Sementara Ini, Langkahku Terhenti Karenanya

solitude-copy-women-sorrow-casual-lonely_1418-614

Sedih rasanya, melihat 3 temanku mendaki ke gunung tertinggi kedua di Indonesia tanpa ku. Pada 18 Februari 2018 kemarin, ketiga temanku, Bang Razak, Bang Ncay, dan Kak Ferdia, beserta 1 orang lainnya bernama Ihsan, menjajaki pendakian Gunung Kerinci, dan dipandu oleh tim ahli disana. Pendakian dilakukan melalui jalur baru, jalur Solok Selatan, Sumatera Barat, dan katanya tim ini menjadi tim kedua setelah diresmikannya jalur baru tersebut.

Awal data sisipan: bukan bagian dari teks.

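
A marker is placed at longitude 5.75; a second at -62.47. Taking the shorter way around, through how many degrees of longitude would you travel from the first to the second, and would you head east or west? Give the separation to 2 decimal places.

68.22° west

Raw difference: -62.47 − 5.75 = -68.22°.
Normalise into (−180°, 180°]: -68.22° stays -68.22°.
Negative ⇒ the second point lies to the west; separation 68.22°.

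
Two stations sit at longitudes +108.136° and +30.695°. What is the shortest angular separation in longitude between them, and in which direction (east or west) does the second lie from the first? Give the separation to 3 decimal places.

Raw difference: 30.695 − 108.136 = -77.441°.
Normalise into (−180°, 180°]: -77.441° stays -77.441°.
Negative ⇒ the second point lies to the west; separation 77.441°.

77.441° west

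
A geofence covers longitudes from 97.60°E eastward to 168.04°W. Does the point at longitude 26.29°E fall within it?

No

Band width going east from +97.60° to -168.04°: ((-168.04 − 97.60) mod 360) = 94.36°.
Offset of +26.29° east of the west edge: ((26.29 − 97.60) mod 360) = 288.69°.
288.69° > 94.36° ⇒ outside.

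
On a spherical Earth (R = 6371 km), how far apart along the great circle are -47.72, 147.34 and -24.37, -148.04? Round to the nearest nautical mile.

3326 nmi

Δλ = -148.04 − 147.34 = -295.38°; wrapped into (−180°, 180°]: 64.62°.
Δφ = -24.37 − -47.72 = 23.35°.
a = sin²(Δφ/2) + cos φ₁ · cos φ₂ · sin²(Δλ/2) = 0.216024.
c = 2·atan2(√a, √(1−a)) = 0.96678 rad → d = 6371·c ≈ 6159.36 km ≈ 3325.79 nmi.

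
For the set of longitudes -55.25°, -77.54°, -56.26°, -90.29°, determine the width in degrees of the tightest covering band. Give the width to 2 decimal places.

35.04°

Sort the longitudes: -90.29°, -77.54°, -56.26°, -55.25°.
Eastward gaps between consecutive values (wrapping around): 12.75°, 21.28°, 1.01°, 324.96°.
Largest gap = 324.96° ⇒ minimal covering band is its complement: 360° − 324.96° = 35.04°.
Band runs from -90.29° eastward to -55.25°.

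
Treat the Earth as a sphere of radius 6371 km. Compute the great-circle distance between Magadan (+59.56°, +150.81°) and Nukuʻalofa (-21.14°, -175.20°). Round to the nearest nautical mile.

Δλ = -175.20 − 150.81 = -326.01°; wrapped into (−180°, 180°]: 33.99°.
Δφ = -21.14 − 59.56 = -80.70°.
a = sin²(Δφ/2) + cos φ₁ · cos φ₂ · sin²(Δλ/2) = 0.459568.
c = 2·atan2(√a, √(1−a)) = 1.48984 rad → d = 6371·c ≈ 9491.80 km ≈ 5125.16 nmi.

5125 nmi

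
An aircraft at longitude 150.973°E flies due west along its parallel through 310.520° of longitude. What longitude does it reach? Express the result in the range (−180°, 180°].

Start at +150.973°; shift −310.520° → -159.547°.
-159.547° already lies in (−180°, 180°].

159.547°W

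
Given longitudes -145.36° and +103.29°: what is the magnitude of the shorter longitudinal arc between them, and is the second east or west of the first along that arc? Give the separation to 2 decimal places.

Raw difference: 103.29 − -145.36 = 248.65°.
Normalise into (−180°, 180°]: 248.65° − 360° = -111.35°.
Negative ⇒ the second point lies to the west; separation 111.35°.

111.35° west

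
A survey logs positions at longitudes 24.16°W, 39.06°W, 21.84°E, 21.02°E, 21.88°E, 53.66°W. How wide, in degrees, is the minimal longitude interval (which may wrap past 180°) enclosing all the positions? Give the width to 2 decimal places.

75.54°

Sort the longitudes: -53.66°, -39.06°, -24.16°, +21.02°, +21.84°, +21.88°.
Eastward gaps between consecutive values (wrapping around): 14.60°, 14.90°, 45.18°, 0.82°, 0.04°, 284.46°.
Largest gap = 284.46° ⇒ minimal covering band is its complement: 360° − 284.46° = 75.54°.
Band runs from -53.66° eastward to +21.88°.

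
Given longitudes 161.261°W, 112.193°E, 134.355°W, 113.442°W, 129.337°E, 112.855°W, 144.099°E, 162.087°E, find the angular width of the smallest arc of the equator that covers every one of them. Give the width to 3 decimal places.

134.952°

Sort the longitudes: -161.261°, -134.355°, -113.442°, -112.855°, +112.193°, +129.337°, +144.099°, +162.087°.
Eastward gaps between consecutive values (wrapping around): 26.906°, 20.913°, 0.587°, 225.048°, 17.144°, 14.762°, 17.988°, 36.652°.
Largest gap = 225.048° ⇒ minimal covering band is its complement: 360° − 225.048° = 134.952°.
Band runs from +112.193° eastward to -112.855°, crossing the antimeridian.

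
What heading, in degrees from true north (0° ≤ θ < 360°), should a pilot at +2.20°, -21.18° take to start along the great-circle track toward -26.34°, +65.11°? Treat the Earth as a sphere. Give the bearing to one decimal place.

Δλ = 65.11 − -21.18 = 86.29°.
θ = atan2( sin Δλ · cos φ₂ , cos φ₁ · sin φ₂ − sin φ₁ · cos φ₂ · cos Δλ )
  = atan2(0.89430, -0.44560) = 116.485° → normalised to [0°, 360°): 116.485°.

116.5°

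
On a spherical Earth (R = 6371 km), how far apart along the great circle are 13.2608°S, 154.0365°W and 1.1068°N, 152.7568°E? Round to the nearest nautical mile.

3282 nmi

Δλ = 152.7568 − -154.0365 = 306.7933°; wrapped into (−180°, 180°]: -53.2067°.
Δφ = 1.1068 − -13.2608 = 14.3676°.
a = sin²(Δφ/2) + cos φ₁ · cos φ₂ · sin²(Δλ/2) = 0.210790.
c = 2·atan2(√a, √(1−a)) = 0.95401 rad → d = 6371·c ≈ 6077.97 km ≈ 3281.84 nmi.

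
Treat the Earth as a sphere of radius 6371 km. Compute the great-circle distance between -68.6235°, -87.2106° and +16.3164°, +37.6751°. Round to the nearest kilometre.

13065 km

Δλ = 37.6751 − -87.2106 = 124.8857°.
Δφ = 16.3164 − -68.6235 = 84.9399°.
a = sin²(Δφ/2) + cos φ₁ · cos φ₂ · sin²(Δλ/2) = 0.730844.
c = 2·atan2(√a, √(1−a)) = 2.05069 rad → d = 6371·c ≈ 13064.97 km.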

Keputusanku untuk pindah kantor memang jadi salah satu faktor mengapa aku tidak ikut pendakian ini. Padahal sebenarnya bisa saja aku izin tidak masuk bekerja tanpa dibayar (unpaid) untuk 1 hari, karena kebetulan ada tanggal merah di jadwal pendakian. Namun faktor utamanya bukan disitu.

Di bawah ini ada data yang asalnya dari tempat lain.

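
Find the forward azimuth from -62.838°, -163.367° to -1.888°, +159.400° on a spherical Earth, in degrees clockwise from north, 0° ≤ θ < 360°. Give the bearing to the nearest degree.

319°

Δλ = 159.400 − -163.367 = 322.767°; wrapped into (−180°, 180°]: -37.233°.
θ = atan2( sin Δλ · cos φ₂ , cos φ₁ · sin φ₂ − sin φ₁ · cos φ₂ · cos Δλ )
  = atan2(-0.60473, 0.69295) = -41.111° → normalised to [0°, 360°): 318.889°.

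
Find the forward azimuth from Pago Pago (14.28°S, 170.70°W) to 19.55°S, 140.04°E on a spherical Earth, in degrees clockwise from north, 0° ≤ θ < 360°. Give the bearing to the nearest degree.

256°

Δλ = 140.04 − -170.70 = 310.74°; wrapped into (−180°, 180°]: -49.26°.
θ = atan2( sin Δλ · cos φ₂ , cos φ₁ · sin φ₂ − sin φ₁ · cos φ₂ · cos Δλ )
  = atan2(-0.71400, -0.17259) = -103.589° → normalised to [0°, 360°): 256.411°.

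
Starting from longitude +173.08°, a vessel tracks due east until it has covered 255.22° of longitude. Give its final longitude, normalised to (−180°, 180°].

+68.30°

Start at +173.08°; shift +255.22° → +428.30°.
+428.30° lies outside (−180°, 180°]; subtract 360° → +68.30°.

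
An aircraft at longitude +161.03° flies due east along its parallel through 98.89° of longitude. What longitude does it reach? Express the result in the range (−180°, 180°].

Start at +161.03°; shift +98.89° → +259.92°.
+259.92° lies outside (−180°, 180°]; subtract 360° → -100.08°.

-100.08°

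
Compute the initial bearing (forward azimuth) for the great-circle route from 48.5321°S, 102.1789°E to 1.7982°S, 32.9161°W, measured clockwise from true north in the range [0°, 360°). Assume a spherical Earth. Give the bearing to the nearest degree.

232°

Δλ = -32.9161 − 102.1789 = -135.0950°.
θ = atan2( sin Δλ · cos φ₂ , cos φ₁ · sin φ₂ − sin φ₁ · cos φ₂ · cos Δλ )
  = atan2(-0.70559, -0.55125) = -127.999° → normalised to [0°, 360°): 232.001°.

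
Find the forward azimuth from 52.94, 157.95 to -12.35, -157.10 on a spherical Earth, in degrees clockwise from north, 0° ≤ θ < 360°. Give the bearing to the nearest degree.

Δλ = -157.10 − 157.95 = -315.05°; wrapped into (−180°, 180°]: 44.95°.
θ = atan2( sin Δλ · cos φ₂ , cos φ₁ · sin φ₂ − sin φ₁ · cos φ₂ · cos Δλ )
  = atan2(0.69014, -0.68059) = 134.601° → normalised to [0°, 360°): 134.601°.

135°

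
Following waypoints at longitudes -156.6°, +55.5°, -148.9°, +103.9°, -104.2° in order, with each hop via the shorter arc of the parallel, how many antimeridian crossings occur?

4

Leg 1: -156.6° → +55.5°, shortest Δλ = -147.9° (west) — crosses 180°.
Leg 2: +55.5° → -148.9°, shortest Δλ = 155.6° (east) — crosses 180°.
Leg 3: -148.9° → +103.9°, shortest Δλ = -107.2° (west) — crosses 180°.
Leg 4: +103.9° → -104.2°, shortest Δλ = 151.9° (east) — crosses 180°.
Total crossings: 4.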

Kali ini aku harus mengalahkan ego ku. Ego besar yang sangat sulit ku kendalikan. Perjalanan ke Gunung Kerinci sudah dijadwalkan dari sekitar akhir tahun 2016, dan hasratku menggebu-gebu kala itu. Rencana tinggalah rencana, pencarian waktu dan jalur pun membuat waktu keberangkatan semakin memundur.

Sampai tiba di pertengahan Juli 2017, aku merasakan pusing yang amat hebat. Kepalaku terus berputar, mual saat itu semakin menggangguku, pandanganku gelap, setitik cahaya amat menjadi pengganggu bagiku, dan aku tak mampu untuk berdiri. Jangankan untuk berdiri, mengubah posisi kepalaku saja, tubuhku seakan runtuh dan tak dapat dikendalikan, dan aku tak mampu mendengar. Aku pun dilarikan ke rumah sakit sambil berpikir, apa aku akan mati sekarang?

Rasa sakit ini amat hebat. Aku pun tak tahu ini sakit apa. Yang aku tahu, jangan sampai posisi kepalaku ini berubah 1 senti (cm) saja. Karena itu berarti aku harus merasakan dunia seolah berputar seperti bola yang dibanting dari atas ke bawah dan depan ke belakang. Hingga dokter menyatakan bahwa aku mengalami vertigo, dan aku harus di rawat selama 1 minggu. Setelah 1 minggu keluar dari rumah sakit, berselang 1 minggu kemudian aku kembali di rawat selama 5 hari dengan penyakit yang sama. Saat itulah aku merasa terbunuh.

Jangankan untuk mendaki gunung, sekedar berolahraga (workout) 2 ronde pun aku cepat pusing dan mual. Sekarang posisinya serba salah, terlalu banyak menunduk malah pusing, terlalu banyak menengadah pun pusing. Bagaimana mau naik gunung?

Aciel, temanku, menyemangatiku, bahwa aku harus percaya diri, dan masih bisa melakukan pendakian ringan. Dia menjadwalkan kami untuk pergi ke Gunung Ciremai, untuk mengobati rindu akan harumnya alam di pagi hari. Awalnya ku jawab iya, namun kepercayaan diriku kembali runtuh ketika aku tak kuat melakukan workout 2 ronde. Aku kembali berpikir, jangankan untuk naik gunung, untuk workout saja aku tak mampu.

Kembali aku melawan egoku, dan kembali aku membatalkan keikutsertaanku dalam mendaki. Ingin rasanya kembali melihat genitnya mentari yang muncul dari balik awan. Ingin rasanya melihat lautan awan itu ada di bawah kakiku. Ingin rasanya menyaksikan tarian bintang dikala malam. Ingin rasanya mencium aroma embun di atas rerumputan. Ingin rasanya menikmati lezatnya mie instan dan secangkir teh yang rasanya akan berkali-kali lebih nikmat dari biasanya. Rindu pada suara jangkrik yang amat dekat. Rindu dengan hilangnya sinyal ponsel dan menjauhkanku dari hingar-bingar dering telepon ataupun whatsapp. Rindu rasanya melihat hamparan hijau luas membentang. Rindu rasanya meminum air mentah yang berasal dari mata air. Dan rindu pada kebersamaan juga kekompakan tim hebat yang mengajari arti kebersamaan.

Lagi-lagi aku berkata, langkahku pun masih terhenti disini. Tak ingin malah menjadi beban, aku pun memutuskan belum berani untuk kembali melakukan pendakian. Alam yang baik, izinkan aku untuk bertemu kalian lagi di suatu hari nanti.